— Это ж сеногной ударит, раздери его пополам, а мы со скирдованием отстали от косарей. Травы понавалили — беда! Ты, Костя, завтра до обеда покосишь, после же бросай трактор — и с ребятишками-косарями копнить будете.
Я не мог представить, что я скажу Раздолинскому при встрече и что он скажет мне. Да и лет мне четырнадцать, а это возраст застенчивой гордости и тайных мечтаний. Я не мог объяснить себе почему, но знал, что радостной встречи для меня не будет, и уже не сидеть нам с ним, «не слушать бога», как раньше, на угорчике.
В этот день Раздолинский на покос не пришел, и никто о нем не вспоминал вечером у очага, будто и не было вчерашнего разговора и совсем никто не ждет Раздолинского.
Усталые лошади паслись недалеко, пофыркивали, мягко хлопая губами. Заря дотухала. Тихо и звездно. Где-то страшно далеко вспыхивают зарницы-спелицы и высвечивают душу знобкой мечтой и нежностью. Как милы и незабвенны те далекие, тихие, как вечерняя степь, бдения у костра «под древним сумраком природы!». А какая глухота! От тумана ли росяницы, от трав ли буйных вязнут звуки, и где-нибудь один кричи-закричись — не услышат тебя, не помогут. И почему-то представлялся мне этим одиноким Иван Раздолинский. Зовет он сейчас, кричит во тьме, а мы не слышим его. Нам хорошо вместе, и мне не то чтобы жалко, но как-то обидно за него: не послушался никого, ушел в эту глухоту, в далекие ляги, скрылся в высокой, тяжелой от росы траве-бужуре, где волчьи логова, и кричит там, и кричит.
Кричит… Да что ж это, и в самом деле кричит?! Я до того задумался, что Варькину песню принял за крик далекий.
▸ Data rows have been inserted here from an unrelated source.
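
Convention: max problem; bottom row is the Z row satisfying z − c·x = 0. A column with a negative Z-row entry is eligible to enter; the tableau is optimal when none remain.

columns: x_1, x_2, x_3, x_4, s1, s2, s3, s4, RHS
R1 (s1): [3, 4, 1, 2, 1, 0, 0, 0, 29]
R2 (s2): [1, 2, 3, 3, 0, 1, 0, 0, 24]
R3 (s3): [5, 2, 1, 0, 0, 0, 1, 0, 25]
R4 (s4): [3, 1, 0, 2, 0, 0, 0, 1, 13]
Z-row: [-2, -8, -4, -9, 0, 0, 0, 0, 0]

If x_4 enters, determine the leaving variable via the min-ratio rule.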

А уж песню она умела — умела подать и в радость, и в горе.
Воркует голубь под моею крышей.
На свете много тропок и дорог.
Мягкий, рвущийся голос Марины Махотиной с трудом поддержал Варькин:
А я тебя не вижу и не слышу,
Мой долгожданный сизый голубок…
И порвала голос Марина, задушила в себе, уронила лицо в подол и тоненько, по-сусличьи запищала в тряпки.
— Тетя Марина… тетя… — Нина Занозова приклонилась к Марине. — Не надо, тетя.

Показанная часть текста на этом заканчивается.